Seva Gunitsky is author of Aftershocks: Great Powers and Domestic Reforms in the Twentieth Century. He studies Russian and late Soviet politics, international relations, and hegemonic transitions and their global effects as associate professor and George Ignatieff Chair of Peace and Conflict Studies at the University of Toronto, and writes the excellent newsletter Hegemon.
We chatted on March 24, 2026. The New York Times top headline that day was: “Trump Says U.S. Is Negotiating End to War, but Iranians Push Back.”

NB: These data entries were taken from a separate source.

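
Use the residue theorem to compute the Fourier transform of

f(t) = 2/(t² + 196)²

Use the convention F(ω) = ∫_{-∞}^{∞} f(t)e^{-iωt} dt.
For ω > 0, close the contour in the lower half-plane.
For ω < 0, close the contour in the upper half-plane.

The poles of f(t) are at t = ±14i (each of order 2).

Let g(z) = f(z)e^{-iωz}; for large |z| the factor e^{-iωz} decays in the lower half-plane when ω > 0 and in the upper half-plane when ω < 0.

Case ω > 0 (lower half-plane, clockwise contour ⇒ F(ω) = -2πi·ΣRes):
  Res_{z = - 14 i} g(z) = \frac{i \left(14 \omega + 1\right) e^{- 14 \omega}}{5488} (pole of order 2)
  F(ω) = -2πi·ΣRes = \frac{\pi \left(14 \omega + 1\right) e^{- 14 \omega}}{2744}

Case ω < 0 (upper half-plane, counterclockwise contour ⇒ F(ω) = +2πi·ΣRes):
  Res_{z = 14 i} g(z) = \frac{i \left(14 \omega - 1\right) e^{14 \omega}}{5488} (pole of order 2)
  F(ω) = 2πi·ΣRes = \frac{\pi \left(1 - 14 \omega\right) e^{14 \omega}}{2744}

Both cases combine into a single formula in |ω|:

F(ω) = \frac{\pi \left(14 \left|{\omega}\right| + 1\right) e^{- 14 \left|{\omega}\right|}}{2744}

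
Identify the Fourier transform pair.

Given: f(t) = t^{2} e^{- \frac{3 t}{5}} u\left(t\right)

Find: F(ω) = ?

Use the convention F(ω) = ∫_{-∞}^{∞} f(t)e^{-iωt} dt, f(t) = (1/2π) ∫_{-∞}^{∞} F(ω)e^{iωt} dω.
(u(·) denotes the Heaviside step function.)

F(ω) = \frac{250}{\left(5 i \omega + 3\right)^{3}}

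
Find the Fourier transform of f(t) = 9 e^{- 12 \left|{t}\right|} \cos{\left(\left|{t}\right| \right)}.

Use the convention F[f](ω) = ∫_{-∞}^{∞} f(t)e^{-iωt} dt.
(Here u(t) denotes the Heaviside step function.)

F(ω) = \frac{216 \left(\omega^{2} + 145\right)}{\omega^{4} + 286 \omega^{2} + 21025}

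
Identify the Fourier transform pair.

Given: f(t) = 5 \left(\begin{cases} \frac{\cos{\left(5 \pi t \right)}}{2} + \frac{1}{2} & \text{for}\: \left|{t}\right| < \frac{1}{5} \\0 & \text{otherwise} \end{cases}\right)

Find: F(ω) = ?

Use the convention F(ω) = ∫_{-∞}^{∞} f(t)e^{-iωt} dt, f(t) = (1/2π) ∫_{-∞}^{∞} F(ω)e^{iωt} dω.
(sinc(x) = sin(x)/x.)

F(ω) = - \frac{25 \pi^{2} \operatorname{sinc}{\left(\frac{\omega}{5} \right)}}{\omega^{2} - 25 \pi^{2}}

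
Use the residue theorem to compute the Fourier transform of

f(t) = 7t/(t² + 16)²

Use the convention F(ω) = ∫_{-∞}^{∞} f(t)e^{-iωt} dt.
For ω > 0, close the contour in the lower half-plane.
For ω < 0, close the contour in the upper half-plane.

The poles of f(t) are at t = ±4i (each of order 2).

Let g(z) = f(z)e^{-iωz}; for large |z| the factor e^{-iωz} decays in the lower half-plane when ω > 0 and in the upper half-plane when ω < 0.

Case ω > 0 (lower half-plane, clockwise contour ⇒ F(ω) = -2πi·ΣRes):
  Res_{z = - 4 i} g(z) = \frac{7 \omega e^{- 4 \omega}}{16} (pole of order 2)
  F(ω) = -2πi·ΣRes = - \frac{7 i \pi \omega e^{- 4 \omega}}{8}

Case ω < 0 (upper half-plane, counterclockwise contour ⇒ F(ω) = +2πi·ΣRes):
  Res_{z = 4 i} g(z) = - \frac{7 \omega e^{4 \omega}}{16} (pole of order 2)
  F(ω) = 2πi·ΣRes = - \frac{7 i \pi \omega e^{4 \omega}}{8}

Both cases combine into a single formula in |ω|:

F(ω) = - \frac{7 i \pi \omega e^{- 4 \left|{\omega}\right|}}{8}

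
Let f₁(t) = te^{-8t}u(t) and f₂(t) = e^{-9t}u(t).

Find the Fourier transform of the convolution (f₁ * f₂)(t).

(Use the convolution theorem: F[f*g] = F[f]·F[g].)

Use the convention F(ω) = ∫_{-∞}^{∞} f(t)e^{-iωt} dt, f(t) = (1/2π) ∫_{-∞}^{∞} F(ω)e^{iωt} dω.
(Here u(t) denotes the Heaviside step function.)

F[f₁*f₂](ω) = \frac{1}{\left(i \omega + 8\right)^{2} \left(i \omega + 9\right)}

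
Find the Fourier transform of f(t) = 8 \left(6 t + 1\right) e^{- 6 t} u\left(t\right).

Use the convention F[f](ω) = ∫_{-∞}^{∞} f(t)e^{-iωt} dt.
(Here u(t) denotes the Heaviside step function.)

F(ω) = \frac{8 \left(- i \omega - 12\right)}{\omega^{2} - 12 i \omega - 36}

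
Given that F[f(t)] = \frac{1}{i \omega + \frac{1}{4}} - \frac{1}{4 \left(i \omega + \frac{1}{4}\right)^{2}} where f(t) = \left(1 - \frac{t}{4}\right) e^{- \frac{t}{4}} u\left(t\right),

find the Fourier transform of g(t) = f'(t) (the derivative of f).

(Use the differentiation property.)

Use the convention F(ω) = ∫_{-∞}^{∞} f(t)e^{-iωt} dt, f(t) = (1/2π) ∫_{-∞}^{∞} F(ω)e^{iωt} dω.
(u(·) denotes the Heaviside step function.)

F[g](ω) = \frac{16 \omega^{2}}{16 \omega^{2} - 8 i \omega - 1}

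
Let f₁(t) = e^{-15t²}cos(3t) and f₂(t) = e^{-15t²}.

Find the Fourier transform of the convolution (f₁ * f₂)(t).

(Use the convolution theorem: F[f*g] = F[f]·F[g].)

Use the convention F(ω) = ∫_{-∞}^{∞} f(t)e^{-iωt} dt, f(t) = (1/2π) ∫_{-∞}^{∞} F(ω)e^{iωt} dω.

F[f₁*f₂](ω) = \frac{\pi \left(e^{\frac{\omega}{5}} + 1\right) e^{- \frac{\omega^{2}}{30} - \frac{\omega}{10} - \frac{3}{20}}}{30}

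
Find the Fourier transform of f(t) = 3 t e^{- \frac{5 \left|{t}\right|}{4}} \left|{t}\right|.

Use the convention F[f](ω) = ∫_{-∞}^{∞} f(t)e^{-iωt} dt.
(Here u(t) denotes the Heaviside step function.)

F(ω) = \frac{3072 i \omega \left(16 \omega^{2} - 75\right)}{\left(16 \omega^{2} + 25\right)^{3}}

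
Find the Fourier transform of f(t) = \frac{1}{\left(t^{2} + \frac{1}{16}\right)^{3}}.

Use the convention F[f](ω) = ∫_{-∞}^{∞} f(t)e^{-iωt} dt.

F(ω) = 8 \pi \left(\omega^{2} + 12 \left|{\omega}\right| + 48\right) e^{- \frac{\left|{\omega}\right|}{4}}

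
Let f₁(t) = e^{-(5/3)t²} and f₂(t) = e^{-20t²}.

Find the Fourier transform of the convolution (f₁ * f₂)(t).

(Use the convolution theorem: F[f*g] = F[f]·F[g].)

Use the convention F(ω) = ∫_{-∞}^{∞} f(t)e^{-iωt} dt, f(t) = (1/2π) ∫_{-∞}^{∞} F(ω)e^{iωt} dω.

F[f₁*f₂](ω) = \frac{\sqrt{3} \pi e^{- \frac{13 \omega^{2}}{80}}}{10}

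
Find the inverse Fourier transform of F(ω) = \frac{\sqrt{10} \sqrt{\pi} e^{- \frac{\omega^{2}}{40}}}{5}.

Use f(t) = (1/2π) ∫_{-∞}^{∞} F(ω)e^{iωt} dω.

f(t) = 2 e^{- 10 t^{2}}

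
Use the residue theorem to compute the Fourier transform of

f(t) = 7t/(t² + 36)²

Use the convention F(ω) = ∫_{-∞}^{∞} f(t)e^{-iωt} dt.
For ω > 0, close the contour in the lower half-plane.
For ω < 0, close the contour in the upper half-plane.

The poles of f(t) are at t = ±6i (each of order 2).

Let g(z) = f(z)e^{-iωz}; for large |z| the factor e^{-iωz} decays in the lower half-plane when ω > 0 and in the upper half-plane when ω < 0.

Case ω > 0 (lower half-plane, clockwise contour ⇒ F(ω) = -2πi·ΣRes):
  Res_{z = - 6 i} g(z) = \frac{7 \omega e^{- 6 \omega}}{24} (pole of order 2)
  F(ω) = -2πi·ΣRes = - \frac{7 i \pi \omega e^{- 6 \omega}}{12}

Case ω < 0 (upper half-plane, counterclockwise contour ⇒ F(ω) = +2πi·ΣRes):
  Res_{z = 6 i} g(z) = - \frac{7 \omega e^{6 \omega}}{24} (pole of order 2)
  F(ω) = 2πi·ΣRes = - \frac{7 i \pi \omega e^{6 \omega}}{12}

Both cases combine into a single formula in |ω|:

F(ω) = - \frac{7 i \pi \omega e^{- 6 \left|{\omega}\right|}}{12}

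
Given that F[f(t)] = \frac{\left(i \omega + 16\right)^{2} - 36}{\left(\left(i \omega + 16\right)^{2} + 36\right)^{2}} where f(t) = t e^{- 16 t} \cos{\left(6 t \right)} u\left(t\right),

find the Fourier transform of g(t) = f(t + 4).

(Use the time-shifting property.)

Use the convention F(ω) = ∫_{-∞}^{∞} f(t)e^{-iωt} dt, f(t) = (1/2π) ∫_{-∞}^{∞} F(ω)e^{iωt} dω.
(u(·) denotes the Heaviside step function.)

F[g](ω) = \frac{\left(\left(i \omega + 16\right)^{2} - 36\right) e^{4 i \omega}}{\left(\left(i \omega + 16\right)^{2} + 36\right)^{2}}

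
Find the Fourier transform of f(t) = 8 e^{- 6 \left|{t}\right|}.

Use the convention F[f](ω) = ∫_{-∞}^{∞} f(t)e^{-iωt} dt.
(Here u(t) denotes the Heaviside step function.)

F(ω) = \frac{96}{\omega^{2} + 36}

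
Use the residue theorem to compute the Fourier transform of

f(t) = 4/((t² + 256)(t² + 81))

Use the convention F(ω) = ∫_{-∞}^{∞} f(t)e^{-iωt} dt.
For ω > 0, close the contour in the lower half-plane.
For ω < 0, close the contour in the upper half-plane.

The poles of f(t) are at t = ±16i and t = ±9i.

Let g(z) = f(z)e^{-iωz}; for large |z| the factor e^{-iωz} decays in the lower half-plane when ω > 0 and in the upper half-plane when ω < 0.

Case ω > 0 (lower half-plane, clockwise contour ⇒ F(ω) = -2πi·ΣRes):
  Res_{z = - 16 i} g(z) = - \frac{i e^{- 16 \omega}}{1400}
  Res_{z = - 9 i} g(z) = \frac{2 i e^{- 9 \omega}}{1575}
  F(ω) = -2πi·ΣRes = \frac{\pi \left(16 e^{7 \omega} - 9\right) e^{- 16 \omega}}{6300}

Case ω < 0 (upper half-plane, counterclockwise contour ⇒ F(ω) = +2πi·ΣRes):
  Res_{z = 16 i} g(z) = \frac{i e^{16 \omega}}{1400}
  Res_{z = 9 i} g(z) = - \frac{2 i e^{9 \omega}}{1575}
  F(ω) = 2πi·ΣRes = \frac{\pi \left(16 - 9 e^{7 \omega}\right) e^{9 \omega}}{6300}

Both cases combine into a single formula in |ω|:

F(ω) = \frac{\pi \left(16 e^{7 \left|{\omega}\right|} - 9\right) e^{- 16 \left|{\omega}\right|}}{6300}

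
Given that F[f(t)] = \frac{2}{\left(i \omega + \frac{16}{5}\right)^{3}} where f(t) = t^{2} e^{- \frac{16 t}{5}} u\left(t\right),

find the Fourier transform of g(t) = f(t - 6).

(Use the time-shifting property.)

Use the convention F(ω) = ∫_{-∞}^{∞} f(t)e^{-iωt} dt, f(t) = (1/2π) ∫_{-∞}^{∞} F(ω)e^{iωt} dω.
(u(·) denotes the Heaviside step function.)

F[g](ω) = \frac{250 e^{- 6 i \omega}}{\left(5 i \omega + 16\right)^{3}}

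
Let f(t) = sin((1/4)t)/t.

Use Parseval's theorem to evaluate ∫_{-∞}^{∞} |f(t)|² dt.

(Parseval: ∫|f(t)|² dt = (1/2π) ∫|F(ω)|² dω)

∫|f(t)|² dt = \frac{\pi}{4}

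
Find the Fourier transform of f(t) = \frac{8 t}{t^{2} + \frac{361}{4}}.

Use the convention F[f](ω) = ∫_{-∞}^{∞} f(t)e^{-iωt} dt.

F(ω) = - 8 i \pi e^{- \frac{19 \left|{\omega}\right|}{2}} \operatorname{sign}{\left(\omega \right)}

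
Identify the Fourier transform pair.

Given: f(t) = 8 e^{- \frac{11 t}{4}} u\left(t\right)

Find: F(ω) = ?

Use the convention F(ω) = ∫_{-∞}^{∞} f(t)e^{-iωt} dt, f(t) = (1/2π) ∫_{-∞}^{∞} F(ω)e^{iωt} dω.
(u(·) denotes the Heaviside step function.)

F(ω) = \frac{32}{4 i \omega + 11}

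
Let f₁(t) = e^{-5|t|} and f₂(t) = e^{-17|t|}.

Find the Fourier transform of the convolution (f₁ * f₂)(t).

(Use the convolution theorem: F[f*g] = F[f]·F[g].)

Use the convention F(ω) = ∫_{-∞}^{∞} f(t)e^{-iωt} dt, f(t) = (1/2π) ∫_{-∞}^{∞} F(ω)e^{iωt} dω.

F[f₁*f₂](ω) = \frac{340}{\left(\omega^{2} + 25\right) \left(\omega^{2} + 289\right)}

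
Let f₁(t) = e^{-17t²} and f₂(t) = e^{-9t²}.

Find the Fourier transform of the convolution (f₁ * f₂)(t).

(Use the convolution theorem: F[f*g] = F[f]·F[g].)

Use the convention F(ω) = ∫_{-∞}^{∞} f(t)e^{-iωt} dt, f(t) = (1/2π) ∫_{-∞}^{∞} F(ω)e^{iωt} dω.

F[f₁*f₂](ω) = \frac{\sqrt{17} \pi e^{- \frac{13 \omega^{2}}{306}}}{51}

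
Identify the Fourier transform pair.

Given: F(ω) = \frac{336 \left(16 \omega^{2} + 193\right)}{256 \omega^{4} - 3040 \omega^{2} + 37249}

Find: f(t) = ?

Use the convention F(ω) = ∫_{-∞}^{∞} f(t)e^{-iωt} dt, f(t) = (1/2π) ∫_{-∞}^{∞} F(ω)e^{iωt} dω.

f(t) = 6 e^{- \frac{7 \left|{t}\right|}{4}} \cos{\left(3 \left|{t}\right| \right)}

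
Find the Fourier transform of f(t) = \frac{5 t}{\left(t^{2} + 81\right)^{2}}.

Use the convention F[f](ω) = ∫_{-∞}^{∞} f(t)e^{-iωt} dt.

F(ω) = - \frac{5 i \pi \omega e^{- 9 \left|{\omega}\right|}}{18}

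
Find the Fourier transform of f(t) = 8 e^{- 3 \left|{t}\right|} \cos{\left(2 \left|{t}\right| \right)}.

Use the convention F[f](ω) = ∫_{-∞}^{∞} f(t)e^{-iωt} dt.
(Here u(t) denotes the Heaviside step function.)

F(ω) = \frac{48 \left(\omega^{2} + 13\right)}{\omega^{4} + 10 \omega^{2} + 169}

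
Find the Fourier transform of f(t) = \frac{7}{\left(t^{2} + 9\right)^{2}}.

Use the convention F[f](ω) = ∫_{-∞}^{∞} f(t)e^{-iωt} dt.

F(ω) = \frac{7 \pi \left(3 \left|{\omega}\right| + 1\right) e^{- 3 \left|{\omega}\right|}}{54}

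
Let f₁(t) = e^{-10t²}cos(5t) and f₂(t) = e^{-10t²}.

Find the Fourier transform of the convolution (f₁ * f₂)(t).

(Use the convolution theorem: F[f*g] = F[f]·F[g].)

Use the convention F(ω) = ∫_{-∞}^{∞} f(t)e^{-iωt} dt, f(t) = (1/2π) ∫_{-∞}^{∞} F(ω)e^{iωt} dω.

F[f₁*f₂](ω) = \frac{\pi \left(e^{\frac{\omega}{2}} + 1\right) e^{- \frac{\omega^{2}}{20} - \frac{\omega}{4} - \frac{5}{8}}}{20}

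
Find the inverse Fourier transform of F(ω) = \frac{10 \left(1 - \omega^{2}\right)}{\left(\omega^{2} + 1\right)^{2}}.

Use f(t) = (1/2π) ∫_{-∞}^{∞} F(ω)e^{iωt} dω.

f(t) = 5 e^{- \left|{t}\right|} \left|{t}\right|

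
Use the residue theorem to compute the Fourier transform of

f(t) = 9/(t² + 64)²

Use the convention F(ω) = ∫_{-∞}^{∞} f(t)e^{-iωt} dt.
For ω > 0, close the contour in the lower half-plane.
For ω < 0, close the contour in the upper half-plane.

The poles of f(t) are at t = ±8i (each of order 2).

Let g(z) = f(z)e^{-iωz}; for large |z| the factor e^{-iωz} decays in the lower half-plane when ω > 0 and in the upper half-plane when ω < 0.

Case ω > 0 (lower half-plane, clockwise contour ⇒ F(ω) = -2πi·ΣRes):
  Res_{z = - 8 i} g(z) = \frac{9 i \left(8 \omega + 1\right) e^{- 8 \omega}}{2048} (pole of order 2)
  F(ω) = -2πi·ΣRes = \frac{9 \pi \left(8 \omega + 1\right) e^{- 8 \omega}}{1024}

Case ω < 0 (upper half-plane, counterclockwise contour ⇒ F(ω) = +2πi·ΣRes):
  Res_{z = 8 i} g(z) = \frac{9 i \left(8 \omega - 1\right) e^{8 \omega}}{2048} (pole of order 2)
  F(ω) = 2πi·ΣRes = \frac{9 \pi \left(1 - 8 \omega\right) e^{8 \omega}}{1024}

Both cases combine into a single formula in |ω|:

F(ω) = \frac{9 \pi \left(8 \left|{\omega}\right| + 1\right) e^{- 8 \left|{\omega}\right|}}{1024}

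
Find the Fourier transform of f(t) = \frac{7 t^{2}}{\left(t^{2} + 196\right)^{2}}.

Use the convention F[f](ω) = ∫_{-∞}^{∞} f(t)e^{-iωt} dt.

F(ω) = \frac{\pi \left(1 - 14 \left|{\omega}\right|\right) e^{- 14 \left|{\omega}\right|}}{4}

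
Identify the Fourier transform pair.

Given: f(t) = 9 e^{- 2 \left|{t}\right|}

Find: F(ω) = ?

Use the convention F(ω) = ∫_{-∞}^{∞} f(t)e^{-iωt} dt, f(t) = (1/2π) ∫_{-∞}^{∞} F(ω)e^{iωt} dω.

F(ω) = \frac{36}{\omega^{2} + 4}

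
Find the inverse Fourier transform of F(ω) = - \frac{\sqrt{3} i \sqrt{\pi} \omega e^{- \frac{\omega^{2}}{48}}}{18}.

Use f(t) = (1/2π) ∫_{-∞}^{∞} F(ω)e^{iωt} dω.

f(t) = 8 t e^{- 12 t^{2}}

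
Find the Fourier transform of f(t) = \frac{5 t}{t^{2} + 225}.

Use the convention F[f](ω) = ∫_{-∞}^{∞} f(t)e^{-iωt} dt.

F(ω) = - 5 i \pi e^{- 15 \left|{\omega}\right|} \operatorname{sign}{\left(\omega \right)}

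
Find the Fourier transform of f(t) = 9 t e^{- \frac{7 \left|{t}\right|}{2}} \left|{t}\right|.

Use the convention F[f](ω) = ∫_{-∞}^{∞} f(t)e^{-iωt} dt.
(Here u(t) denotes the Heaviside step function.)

F(ω) = \frac{576 i \omega \left(4 \omega^{2} - 147\right)}{\left(4 \omega^{2} + 49\right)^{3}}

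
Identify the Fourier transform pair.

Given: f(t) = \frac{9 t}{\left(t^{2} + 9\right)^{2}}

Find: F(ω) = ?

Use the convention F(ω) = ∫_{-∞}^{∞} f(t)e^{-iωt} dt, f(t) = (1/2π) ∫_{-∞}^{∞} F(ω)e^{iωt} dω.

F(ω) = - \frac{3 i \pi \omega e^{- 3 \left|{\omega}\right|}}{2}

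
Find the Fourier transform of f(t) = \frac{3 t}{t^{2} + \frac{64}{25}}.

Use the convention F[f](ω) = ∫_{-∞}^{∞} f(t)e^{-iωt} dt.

F(ω) = - 3 i \pi e^{- \frac{8 \left|{\omega}\right|}{5}} \operatorname{sign}{\left(\omega \right)}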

Our discussion included these topics (the links are to relevant articles by Seva):
Hegemonic suicide: The U.S.S.R. and the current American crisis.
The fatal misunderstanding in Trump, Stephen Miller and gang’s tough guy reading of Thucydides’ aphorism “The strong do what they can, the weak suffer what they must.”
The return of Medieval Peasant Brain and antisemitism.
Personalist leadership in Russia, China, and the U.S.
Why Putin and Xi might not like their wished-for multipolar world.
The Three Gulf Wars of American hegemony: Stages of U.S. decline in the wars against Iraq in 1991 and 2003, and against Iran in 2026.
What outsiders see that Americans miss about how much worse things can get.